The Multiple Choice Franchisee

If running one franchise brand wasn’t enough, how about two or three? Although difficult, this has become a growing trend among franchisees.

Greg Hamer Sr. has seen much success running both a KFC and Taco Bell, reports Entrepreneur.

For a decade and a half, B&G expanded across Louisiana, Texas and Mississippi. But in 1998, when Yum! Brands, the parent company of Taco Bell, began allowing franchisees to buy into its other concepts, Hamer decided to get into Kentucky Fried Chicken, too.

“We hadn’t reached our saturation point, but we wanted a little diversity and opportunity for growth, and at the time, the way KFC’s territory was set up, it was a little easier to develop than Taco Bell,” Hamer says.

But just because the same group owned the two restaurants didn’t mean Hamer was on autopilot when switching from chalupas to chicken. “Operationally, the brands are really, really different in their approach and how they operate, and their technology is different,” he says. “They even have a different type of employee, believe it or not.”

These days, franchisees who want to go beyond the traditional single owner-operator model have to ask themselves whether multiconcept franchising is the right way forward.

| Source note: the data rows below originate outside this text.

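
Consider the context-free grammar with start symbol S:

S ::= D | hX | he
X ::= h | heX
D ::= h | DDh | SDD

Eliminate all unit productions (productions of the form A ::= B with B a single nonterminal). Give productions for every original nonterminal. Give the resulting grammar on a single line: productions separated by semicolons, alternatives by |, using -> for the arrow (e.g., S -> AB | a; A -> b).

S -> h | hX | he | DDh | SDD; D -> h | DDh | SDD; X -> h | heX

Unit productions: S->D.
Unit pairs (A ⇒* B via units): (S,D).
S: inherits non-unit rules of {D, S} → DDh | SDD | h | hX | he.
D: inherits non-unit rules of {D} → DDh | SDD | h.
X: inherits non-unit rules of {X} → h | heX.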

“Multiconcept franchising is a solution for certain types of franchisors and franchisees,” says John Hayes, franchise expert and professor of business and mass communication at Gulf University in Kuwait. “Most are happy with one business–and why not? If it’s profitable and enjoyable, who needs more? Well, there’s always someone who wants more, and multiconcept franchising fills the need.”